Dans une critique cinglante de toute l'industrie du paysagisme, une nouvelle étude du département de géographie de l'UCL a révélé que si l'on laisse simplement un champ agricole tranquille, il pourrait se transformer tout seul en prairie fleurie. Le professeur Carl Sayer et son équipe ont observé un champ de deux hectares dans le nord du Norfolk faire exactement cela pendant 11 ans (2011-2022), et les résultats, publiés dans Restoration Ecology, suggèrent que parfois la meilleure intervention est de ne pas intervenir du tout.

Le champ, qui avait eu sa dernière culture (du colza) en 2005, a été laissé à lui-même, à l'exception d'une coupe de foin annuelle traditionnelle. En 10 à 15 ans, il s'est transformé en une prairie fleurie riche en espèces, avec des plantes localement rares comme l'orchidée des marais du Sud, la laîche à touffe, la crête-de-coq et la petite centaurée. Le nombre moyen d'espèces végétales par parcelle d'échantillonnage a doublé, passant d'environ 10 en 2011 à près de 20 en 2022, et des milliers d'orchidées ont poussé naturellement. Apparemment, la nature n'a pas besoin d'un sachet de graines.

Le professeur Sayer, qui semble visiblement fier de sa patience, a déclaré : « Notre étude montre que résister à l'ensemencement et laisser la nature mener pourrait mériter d'être essayé bien plus souvent dans la restauration des prairies fleuries. » Il a ajouté que la récupération naturelle protège la diversité génétique et rend les prairies « moins génériques », ce qui est une façon polie de dire que les prairies ensemencées sont le fast-food du monde de l'écologie. La question de l'étude : « Devrions-nous faire preuve de patience plutôt que d'utiliser un sachet de graines plus souvent ? » est une question qui hantera les entreprises de semences partout.

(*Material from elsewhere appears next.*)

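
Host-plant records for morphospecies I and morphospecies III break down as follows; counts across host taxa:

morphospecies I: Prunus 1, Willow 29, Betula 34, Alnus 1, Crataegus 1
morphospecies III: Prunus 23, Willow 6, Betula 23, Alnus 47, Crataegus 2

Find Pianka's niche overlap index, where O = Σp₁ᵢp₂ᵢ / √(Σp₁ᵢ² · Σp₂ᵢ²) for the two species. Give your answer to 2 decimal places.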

La recherche est opportune, alors que le Royaume-Uni et l'Europe s'efforcent de restaurer la biodiversité dans les anciennes terres agricoles. Les prairies riches en espèces sont cruciales pour les pollinisateurs, les oiseaux et les mammifères, et elles aident les écosystèmes à se préparer au changement climatique. Mais la vraie leçon ici pourrait être que la nature, si on lui en donne la chance, sait ce qu'elle fait - et que parfois la solution la plus chère n'est pas la meilleure.

La prairie, judicieusement nommée Sayer's Meadow à Bodham, appartient au père du professeur et co-auteur Derek Sayer. L'équipe a mené des relevés de végétation détaillés tous les deux à trois ans, en suivant chaque espèce végétale. Ils soupçonnent que certaines plantes inhabituelles ont fait du stop sur la faune, comme les cerfs, prouvant que même la nature utilise le covoiturage.

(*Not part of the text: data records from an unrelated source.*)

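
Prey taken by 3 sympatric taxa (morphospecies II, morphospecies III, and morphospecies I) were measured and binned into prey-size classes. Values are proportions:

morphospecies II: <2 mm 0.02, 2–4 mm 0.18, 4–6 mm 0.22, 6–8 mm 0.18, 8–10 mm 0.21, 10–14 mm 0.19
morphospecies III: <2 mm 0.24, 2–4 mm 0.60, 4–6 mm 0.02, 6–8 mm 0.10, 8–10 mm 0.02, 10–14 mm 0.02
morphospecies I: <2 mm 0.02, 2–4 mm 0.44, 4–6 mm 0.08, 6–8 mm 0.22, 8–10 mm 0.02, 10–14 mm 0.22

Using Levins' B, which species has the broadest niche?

Σp_IIᵢ² = 0.02² + 0.18² + 0.22² + 0.18² + 0.21² + 0.19² = 0.0004 + 0.0324 + 0.0484 + 0.0324 + 0.0441 + 0.0361 = 0.1938
B_II = 1 / 0.1938 = 5.1600
Σp_IIIᵢ² = 0.24² + 0.60² + 0.02² + 0.10² + 0.02² + 0.02² = 0.0576 + 0.3600 + 0.0004 + 0.0100 + 0.0004 + 0.0004 = 0.4288
B_III = 1 / 0.4288 = 2.3321
Σp_Iᵢ² = 0.02² + 0.44² + 0.08² + 0.22² + 0.02² + 0.22² = 0.0004 + 0.1936 + 0.0064 + 0.0484 + 0.0004 + 0.0484 = 0.2976
B_I = 1 / 0.2976 = 3.3602
Highest B → broadest niche (most generalist): morphospecies II (B = 5.16).

morphospecies II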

En réfléchissant au projet, le professeur Sayer s'est exprimé avec poésie : « Quand les premières orchidées ont commencé à apparaître dans nos relevés, nous étions ravis et maintenant la prairie est incroyablement diversifiée, avec des milliers d'orchidées qui ravissent les habitants du village. » Il a décrit la visite de la prairie comme « un retour dans le temps », ce qui est soit une belle pensée, soit une critique subtile de l'agriculture moderne - nous vous laissons décider.

Cette étude est une victoire pour l'école de gestion environnementale du « laissez faire », suggérant que la récupération menée par la nature pourrait être un moyen rentable et peu complexe de restaurer des paysages endommagés. Alors, la prochaine fois que vous serez tenté de sur-semer votre pelouse avec un mélange commercial, attendez peut-être une décennie ou deux. Vous pourriez avoir des orchidées.